Paracha stressed that he wanted to present the plan to the government to put the country’s economy back on track, save foreign exchange reserves, provide relief for the general public with reduced transport fares, create job opportunities and minimise environmental pollution.
“Revival and expansion of the CNG sector can generate thousands of new job opportunities while the use of CNG as an alternative fuel in motor vehicles is equivalent to having an environmental benefit of 152.63 million trees per annum,” he added.
He pointed out that CNG was still less expensive than the prevailing petrol price while it would be further cheaper if the private sector was allowed LNG import for the CNG filling stations.
According to Paracha, at present CNG is 10.4% cheaper than gasoline, though the government is providing subsidy on petrol and has reduced the petroleum levy and general sales tax to zero.
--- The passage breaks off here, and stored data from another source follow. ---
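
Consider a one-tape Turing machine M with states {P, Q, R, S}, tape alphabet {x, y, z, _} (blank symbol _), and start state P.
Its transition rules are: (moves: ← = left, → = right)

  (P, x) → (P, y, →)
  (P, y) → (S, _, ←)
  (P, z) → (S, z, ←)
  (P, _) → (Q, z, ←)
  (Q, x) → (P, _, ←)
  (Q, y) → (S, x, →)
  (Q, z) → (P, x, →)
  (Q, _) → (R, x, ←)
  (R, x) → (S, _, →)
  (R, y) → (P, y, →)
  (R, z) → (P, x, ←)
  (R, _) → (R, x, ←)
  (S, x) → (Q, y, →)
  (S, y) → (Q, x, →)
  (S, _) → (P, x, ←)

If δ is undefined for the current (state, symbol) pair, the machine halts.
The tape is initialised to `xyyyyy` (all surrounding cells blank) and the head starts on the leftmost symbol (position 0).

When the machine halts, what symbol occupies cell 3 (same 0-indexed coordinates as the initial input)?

P | [x]yyyyy___   read x → write y, move →, go to P
P | y[y]yyyy___   read y → write _, move ←, go to S
S | [y]_yyyy___   read y → write x, move →, go to Q
Q | x[_]yyyy___   read _ → write x, move ←, go to R
R | [x]xyyyy___   read x → write _, move →, go to S
S | _[x]yyyy___   read x → write y, move →, go to Q
Q | _y[y]yyy___   read y → write x, move →, go to S
S | _yx[y]yy___   read y → write x, move →, go to Q
Q | _yxx[y]y___   read y → write x, move →, go to S
S | _yxxx[y]___   read y → write x, move →, go to Q
Q | _yxxxx[_]__   read _ → write x, move ←, go to R
R | _yxxx[x]x__   read x → write _, move →, go to S
S | _yxxx_[x]__   read x → write y, move →, go to Q
Q | _yxxx_y[_]_   read _ → write x, move ←, go to R
R | _yxxx_[y]x_   read y → write y, move →, go to P
P | _yxxx_y[x]_   read x → write y, move →, go to P
P | _yxxx_yy[_]   read _ → write z, move ←, go to Q
Q | _yxxx_y[y]z   read y → write x, move →, go to S
S | _yxxx_yx[z]
Cell 3 holds x when M halts.

x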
“If the government allows the private sector to import LNG, then it can import 300 mmcfd, which will make CNG 18.6% cheaper than gasoline,” he claimed.
“We assure the government that a positive change can be brought in no time if the private sector is provided timely support and cooperation.”
Sharing details of CNG stations established across the country with an investment of Rs350 billion, APCNGA Central Chairman Samir Gulzar told the media that around 2,300 CNG stations had been established, of which 1,100 were located in Punjab, 600 in Sindh and 575 in Balochistan.
Published in The Express Tribune, June 8th, 2022.